Tuesday, April 8, 2008

tyranny of morals

I believe we all agree that social conduct is about finding the right blend morals and wickedness. Latter fulfils our ambitions not in accordance with our talents while morals give breath to our inner conscience. And since human beings have different definitions for desires and ethics we are moral and wicked to different extents. We all have a ready example of utmost wickedness on our tongue be it Hitler, Stalin or even our neighbour. But none of utmost morality. May be because every time we lean towards wickedness, we feel our wickedness vindicated by that example. And we further our march towards insatiable greed. Wickedness brings us the pleasure of joy while morals, the satisfaction of pain.

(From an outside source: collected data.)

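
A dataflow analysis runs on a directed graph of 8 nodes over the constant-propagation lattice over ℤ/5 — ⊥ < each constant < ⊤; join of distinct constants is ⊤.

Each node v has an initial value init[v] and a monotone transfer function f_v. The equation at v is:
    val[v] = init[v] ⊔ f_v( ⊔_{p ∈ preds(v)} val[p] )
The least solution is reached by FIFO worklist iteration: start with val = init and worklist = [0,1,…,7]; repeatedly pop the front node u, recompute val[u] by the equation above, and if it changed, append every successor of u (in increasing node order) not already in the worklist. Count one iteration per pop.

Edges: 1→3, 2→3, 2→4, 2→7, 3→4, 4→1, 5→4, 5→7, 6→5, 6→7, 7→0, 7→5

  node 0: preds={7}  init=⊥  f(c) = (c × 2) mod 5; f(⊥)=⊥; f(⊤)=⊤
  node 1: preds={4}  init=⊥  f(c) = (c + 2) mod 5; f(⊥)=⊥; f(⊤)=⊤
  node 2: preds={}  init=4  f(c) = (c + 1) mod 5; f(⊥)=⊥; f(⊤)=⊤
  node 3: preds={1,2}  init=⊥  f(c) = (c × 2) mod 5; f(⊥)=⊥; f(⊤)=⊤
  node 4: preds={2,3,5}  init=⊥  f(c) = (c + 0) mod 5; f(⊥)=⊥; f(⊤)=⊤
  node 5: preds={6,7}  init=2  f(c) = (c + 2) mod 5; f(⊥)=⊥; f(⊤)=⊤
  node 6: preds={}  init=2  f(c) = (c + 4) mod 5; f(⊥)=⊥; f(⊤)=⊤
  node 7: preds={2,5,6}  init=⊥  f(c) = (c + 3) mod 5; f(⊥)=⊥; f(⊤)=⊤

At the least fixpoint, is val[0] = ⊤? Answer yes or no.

yes

Worklist (14 pops):
  #1 pop 0: in=⊥ → ⊥ (no change)
  #2 pop 1: in=⊥ → ⊥ (no change)
  #3 pop 2: in=⊥ → 4 (no change)
  #4 pop 3: in=4 → 3 (was ⊥); enqueue []
  #5 pop 4: in=⊤ → ⊤ (was ⊥); enqueue [1]
  #6 pop 5: in=2 → ⊤ (was 2); enqueue [4]
  #7 pop 6: in=⊥ → 2 (no change)
  #8 pop 7: in=⊤ → ⊤ (was ⊥); enqueue [0,5]
  #9 pop 1: in=⊤ → ⊤ (was ⊥); enqueue [3]
  #10 pop 4: in=⊤ → ⊤ (no change)
  #11 pop 0: in=⊤ → ⊤ (was ⊥); enqueue []
  #12 pop 5: in=⊤ → ⊤ (no change)
  #13 pop 3: in=⊤ → ⊤ (was 3); enqueue [4]
  #14 pop 4: in=⊤ → ⊤ (no change)

Fixpoint:
  val[0] = ⊤
  val[1] = ⊤
  val[2] = 4
  val[3] = ⊤
  val[4] = ⊤
  val[5] = ⊤
  val[6] = 2
  val[7] = ⊤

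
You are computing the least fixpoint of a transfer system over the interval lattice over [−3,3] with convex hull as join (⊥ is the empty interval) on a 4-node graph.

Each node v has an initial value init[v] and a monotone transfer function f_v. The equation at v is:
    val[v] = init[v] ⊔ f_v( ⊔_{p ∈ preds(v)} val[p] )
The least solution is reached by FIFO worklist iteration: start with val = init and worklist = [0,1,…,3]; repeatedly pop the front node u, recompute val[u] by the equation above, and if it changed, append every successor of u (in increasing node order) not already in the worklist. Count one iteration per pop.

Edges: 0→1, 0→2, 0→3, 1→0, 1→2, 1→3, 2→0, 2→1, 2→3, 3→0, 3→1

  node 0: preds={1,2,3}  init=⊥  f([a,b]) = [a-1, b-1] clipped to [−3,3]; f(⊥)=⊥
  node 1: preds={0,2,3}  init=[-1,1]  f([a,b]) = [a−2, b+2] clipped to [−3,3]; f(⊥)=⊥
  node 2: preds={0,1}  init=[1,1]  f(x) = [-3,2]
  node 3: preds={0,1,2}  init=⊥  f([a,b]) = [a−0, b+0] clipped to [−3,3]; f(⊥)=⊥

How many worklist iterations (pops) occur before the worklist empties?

8

Trace (8 dequeues):
  [1] u=0 | in [-1,1] | out [-2,0] | prev ⊥ | push {}
  [2] u=1 | in [-2,1] | out [-3,3] | prev [-1,1] | push {0}
  [3] u=2 | in [-3,3] | out [-3,2] | prev [1,1] | push {1}
  [4] u=3 | in [-3,3] | out [-3,3] | prev ⊥ | push {}
  [5] u=0 | in [-3,3] | out [-3,2] | prev [-2,0] | push {2,3}
  [6] u=1 | in [-3,3] | out [-3,3] | ==
  [7] u=2 | in [-3,3] | out [-3,2] | ==
  [8] u=3 | in [-3,3] | out [-3,3] | ==

Converged values:
  [0] [-3,2]
  [1] [-3,3]
  [2] [-3,2]
  [3] [-3,3]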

Yes the tyranny of morals lies atop the mountain of satisfaction and sacrifice.
Men take pride in their morals and claim them as a choice of personal conduct. At times, morals overshadow the man they represent. While the man feels secure in his thorny garden of self esteem and sacrifice, his morals become those barbed wires that squeeze out every drop of material achievement and joy out of him.
Such a man not only succeeds murdering his desires but also unknowingly wounds those, who dream of earthly pleasures with/for him. He loses his rationality and distances himself from worldly reality. He lifts himself to that virtual world of his own, from where he looks down in disgust at real men. He wears his morals as an inseparable code of honour and he worships them as his idols. He even faiths his doubts. Such a man is not ruled by the democracy of his surroundings, nor by the anarchy of his desires, nor the oligarchy of his talents but by the tyranny of his morals.

Deep down we know of the beast inside us all and also of the saint deeper down.
It’s the beast’s existence we shy to approve of & the tyranny of morals we don’t strive for, yet claim.

Just like humans we are imperfect. (enough demon-like to achieve, sufficient angelic to help achieve)

1 comment:

Mr Rancorous said...

a true masterpiece which weilds the hidden truth we shy to approve of ... very rational arguement on the extent to which a man today needs to be righteous... very revealing, didactic piece which leaves the reader jolted !!